A. thats usually a choice not set in stone. Also some lower body strength training would help immensely.
B. And ? I endurance ride with ladies in their 70's. that have no problem getting on and off.
C. not really relevant.

Not directed at any particular person, but people tend to tap dance around the real issue involved.
Lack of strength, particularly in the thighs. and or too much weight for the strength that is there. Both conditions can be corrected. 
Iron mikes can do wonders, do them out and back to the barn each feeding time. You'll be flying into the saddle in no time.


----------



## amberly (Dec 16, 2012)

You could use yuor surroundings - big rocks, trees, tree stumps, a hillside.
If you are riding with others they could let you step on their knee for an extra boost or lift your leg up as the other swing around and over.


----------



## DuckDodgers (May 28, 2013)

Just use your imagination  I can find very few situations where a rider wouldn't be able to find SOMETHING to give a few extra inches of height. Fences, tree stumps, and big rocks are the obvious choice. If your terrain is uneven at all then you can find a depression or raised up area to give you a hand. Look for anything that will either make the horse shorter, or make you taller. I can easily mount most horses from the ground no problem, but I've had to get pretty innovative at times while riding horses back from a pasture bareback! If you're riding with a buddy there's always the leg up option as well!!


----------



## usandpets (Jan 1, 2011)

^^ Unless you and your buddy need something to help get up 😊
_Posted via Mobile Device_


----------



## farmpony84 (Apr 21, 2008)

I don't NEED a mounting block but at 5'2 w/ a 16 hand horse... I prefer one. It's easier on his back anyway but what I do is bring a mounting block with me to shows or use a fence or get a boost. If I'm in my english saddle then I just drop the stirrup lower so I don't have to reach my leg up so high....


----------



## jamesqf (Oct 5, 2009)

usandpets said:


> ^^ Unless you and your buddy need something to help get up


Then obviously you get off and give your buddy a leg up!

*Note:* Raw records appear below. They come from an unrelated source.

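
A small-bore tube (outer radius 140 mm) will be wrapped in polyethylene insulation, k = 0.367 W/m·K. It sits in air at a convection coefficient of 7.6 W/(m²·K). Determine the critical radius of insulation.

For a cylinder r_cr = k/h = 0.367/7.6
r_cr = 48.3 mm; since the bare radius (140 mm) is above r_cr, any added insulation will reduce heat loss.

r_cr ≈ 48.3 mm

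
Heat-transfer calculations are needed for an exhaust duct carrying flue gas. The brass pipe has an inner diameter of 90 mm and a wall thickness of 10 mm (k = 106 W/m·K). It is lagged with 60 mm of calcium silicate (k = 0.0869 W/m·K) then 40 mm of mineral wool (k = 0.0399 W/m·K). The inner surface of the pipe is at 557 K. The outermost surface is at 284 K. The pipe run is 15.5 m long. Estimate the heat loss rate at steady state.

Radial resistances (cylindrical: R_cond = ln(r_o/r_i)/(2πkL), R_conv = 1/(h·2πrL)):
R_brass pipe wall = ln(55/45)/(2π×106×15.5) = 1.944×10^-5 K/W
R_calcium silicate = ln(115/55)/(2π×0.0869×15.5) = 0.08715 K/W
R_mineral wool = ln(155/115)/(2π×0.0399×15.5) = 0.07682 K/W
R_total = 0.164 K/W
Q = ΔT/R_total = 273/0.164

Q ≈ 1660 W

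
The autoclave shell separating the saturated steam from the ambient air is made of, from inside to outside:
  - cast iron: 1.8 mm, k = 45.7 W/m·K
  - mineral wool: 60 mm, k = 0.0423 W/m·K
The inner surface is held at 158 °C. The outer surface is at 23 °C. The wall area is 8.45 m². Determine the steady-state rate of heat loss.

Q ≈ 804 W

Series thermal resistances:
R_cast iron = L/(kA) = 0.0018/(45.7×8.45) = 4.661×10^-6 K/W
R_mineral wool = L/(kA) = 0.06/(0.0423×8.45) = 0.1679 K/W
R_total = 0.1679 K/W
Q = ΔT / R_total = 135 / 0.1679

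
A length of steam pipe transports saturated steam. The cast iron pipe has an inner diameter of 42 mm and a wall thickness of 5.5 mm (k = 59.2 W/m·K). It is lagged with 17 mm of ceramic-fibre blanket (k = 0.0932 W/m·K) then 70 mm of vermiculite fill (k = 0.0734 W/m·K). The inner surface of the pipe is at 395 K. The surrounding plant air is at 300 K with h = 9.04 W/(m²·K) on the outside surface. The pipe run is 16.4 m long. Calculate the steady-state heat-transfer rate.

Q ≈ 506 W

Per-layer cylindrical resistances, series-summed:
R_cast iron pipe wall = ln(26.5/21)/(2π×59.2×16.4) = 3.813×10^-5 K/W
R_ceramic-fibre blanket = ln(43.5/26.5)/(2π×0.0932×16.4) = 0.05161 K/W
R_vermiculite fill = ln(113.5/43.5)/(2π×0.0734×16.4) = 0.1268 K/W
R_outer film = 1/(h_o·2πr_oL) = 1/(9.04×2π×0.1135×16.4) = 0.009458 K/W
R_total = 0.1879 K/W
Q = ΔT/R_total = 95/0.1879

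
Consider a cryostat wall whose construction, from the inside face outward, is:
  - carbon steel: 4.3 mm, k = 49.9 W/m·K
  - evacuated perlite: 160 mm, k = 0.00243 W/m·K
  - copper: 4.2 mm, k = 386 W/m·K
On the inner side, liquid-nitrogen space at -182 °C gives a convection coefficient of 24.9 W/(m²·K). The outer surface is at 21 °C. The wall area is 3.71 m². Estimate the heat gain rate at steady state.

Model the wall as resistances in series:
R_inner film = 1/(h_i·A) = 1/(24.9×3.71) = 0.01082 K/W
R_carbon steel = L/(kA) = 0.0043/(49.9×3.71) = 2.323×10^-5 K/W
R_evacuated perlite = L/(kA) = 0.16/(0.00243×3.71) = 17.75 K/W
R_copper = L/(kA) = 0.0042/(386×3.71) = 2.933×10^-6 K/W
R_total = 17.76 K/W
Q = ΔT / R_total = 203 / 17.76

Q ≈ 11.4 W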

(Aren't infinite loops fun?)


----------



## DuckDodgers (May 28, 2013)

usandpets said:


> ^^ Unless you and your buddy need something to help get up 😊
> _Posted via Mobile Device_


Well now... it'll help for some though. That's not a detail that I've overlooked :wink:


----------



## Roadyy (Feb 9, 2013)

In that case just park your horse along the right side of the buddy's horse then pull the friend up over the horses back while walking away laterally on your horse. All fixed now.


----------



## sheenanaginz (Jun 21, 2013)

I taught my horse to bow. However I'm still working on getting her to stay down long enough to mount. It's really not complicated to teach them if your horse is a fast learner. There are plenty of instructional videos on youtube. But if im in an open field where there is nothing to stand on (ex. when i was bucked off while galloping across a huge grassy field) I try to find a bit of a slope and stand on the uphill so im a tad bit higher. Normally, I just use a mounting block.


----------